S. Africa, Zambia end isolation and start black-white talks
Johannesburg — Talks between South Africa and Zambia set for April 30 are expected to produce more symbolism than substance.
But the mere opening of a top-level dialogue between a black African ''frontline'' state and the white minority government of South Africa - the first since 1975 - is seen as potentially important to southern Africa, analysts here say.
For South African Prime Minister Pieter W. Botha the meeting at the South African-Botswana border offers a welcome opportunity to step into the role of statesman amid mounting domestic political problems. A pending plan for ''power sharing'' with ''nonwhites'' has created a right-wing backlash against Mr. Botha's government.
Besides boosting his standing at home, Mr. Botha's meeting with Zambian President Kenneth Kaunda may provide South Africa a chance to demonstrate that it seeks to play a constructive role in the subcontinent, contrary to repeated charges by neighboring black states that it is a source of deliberate instability.
''South Africa clearly desires to get away from the image that it is trying to destabilize its neighbors,'' John Barratt of the South African Institute of International Affairs says.
Analysts say such a display would be particularly welcomed by the United States as a sign that its ''constructive engagement'' policy toward Pretoria is paying dividends.
For President Kaunda, who initiated the talks, the exercise could reassert a leadership role in southern Africa--a role analysts agree has slipped in recent years.
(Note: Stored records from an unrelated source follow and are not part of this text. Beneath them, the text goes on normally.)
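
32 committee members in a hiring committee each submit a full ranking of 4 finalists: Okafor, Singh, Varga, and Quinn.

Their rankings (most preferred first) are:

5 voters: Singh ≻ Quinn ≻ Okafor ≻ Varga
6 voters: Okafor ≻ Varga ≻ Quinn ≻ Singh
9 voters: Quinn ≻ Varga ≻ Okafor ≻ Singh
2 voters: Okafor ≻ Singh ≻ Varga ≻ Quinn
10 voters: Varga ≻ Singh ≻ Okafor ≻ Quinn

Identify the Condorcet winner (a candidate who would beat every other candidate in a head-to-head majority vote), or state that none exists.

Head-to-head results (32 voters total):
Okafor vs Singh: Okafor wins 17–15.
Okafor vs Varga: Varga wins 19–13.
Okafor vs Quinn: Okafor wins 18–14.
Singh vs Varga: Varga wins 25–7.
Singh vs Quinn: Singh wins 17–15.
Varga vs Quinn: Varga wins 18–14.
Varga beats each rival — Okafor (19–13), Singh (25–7), Quinn (18–14) — so Varga is the Condorcet winner.

Varga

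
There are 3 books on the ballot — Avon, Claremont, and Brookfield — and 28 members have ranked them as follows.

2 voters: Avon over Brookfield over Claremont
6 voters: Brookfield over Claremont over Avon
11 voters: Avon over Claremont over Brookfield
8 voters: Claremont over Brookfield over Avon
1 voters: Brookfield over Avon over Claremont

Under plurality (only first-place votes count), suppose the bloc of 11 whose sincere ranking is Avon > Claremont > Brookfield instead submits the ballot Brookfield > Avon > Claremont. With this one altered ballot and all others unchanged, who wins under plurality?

Brookfield

First-place totals with the altered ballot: Avon 2, Claremont 8, Brookfield 18.
The switch changes the winner from Avon to Brookfield.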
Diplomatic sources in Lusaka say Mr. Kaunda is sincere in wanting the meeting to address what he described as ''potentially explosive'' developments in southern Africa.
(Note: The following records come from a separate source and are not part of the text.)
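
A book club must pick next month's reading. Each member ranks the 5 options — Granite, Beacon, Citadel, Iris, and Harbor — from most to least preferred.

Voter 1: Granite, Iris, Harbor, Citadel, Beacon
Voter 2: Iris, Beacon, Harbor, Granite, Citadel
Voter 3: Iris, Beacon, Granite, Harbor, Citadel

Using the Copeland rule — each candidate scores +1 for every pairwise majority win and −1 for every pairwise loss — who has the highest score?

Iris

Pairwise results:
  Granite vs Beacon: Beacon wins 2–1.
  Granite vs Citadel: Granite wins 3–0.
  Granite vs Iris: Iris wins 2–1.
  Granite vs Harbor: Granite wins 2–1.
  Beacon vs Citadel: Beacon wins 2–1.
  Beacon vs Iris: Iris wins 3–0.
  Beacon vs Harbor: Beacon wins 2–1.
  Citadel vs Iris: Iris wins 3–0.
  Citadel vs Harbor: Harbor wins 3–0.
  Iris vs Harbor: Iris wins 3–0.
Copeland scores (wins − losses):
  Granite: 2 − 2 = 0
  Beacon: 3 − 1 = 2
  Citadel: 0 − 4 = -4
  Iris: 4 − 0 = 4
  Harbor: 1 − 3 = -2
Iris has the best Copeland score.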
The most ''explosive'' development at the moment may be the border war in Namibia (South-West Africa). President Kaunda could be looking to play a more active role in that issue. Indeed, President Kaunda recently met with Sam Nujoma , leader of SWAPO (the South-West Africa People's Organization)--the black nationalist group fighting South Africa for Namibian independence. SWAPO maintains some bases in Zambia, and that government has accused South Africa of cross-border incursions.
''Zambia is deeply concerned with the instability in Namibia and Angola, and they see the situation worsening,'' says Richard Cornwell of the Africa Institute. Recently back from a trip to Zambia, Mr. Cornwell says the Zambian economy is on a downward spiral due to low copper prices.
The nation's economic woes are worsened by Angolan refugees displaced by on-going fighting between the Angolan government and Jonas Savimbi's National Union for the Total Independence of Angola (UNITA). UNITA is backed by the South Africans.
From Zambia's point of view, South Africa directly influences the situation in Angola by its alleged support of UNITA and its military excursions after SWAPO troops.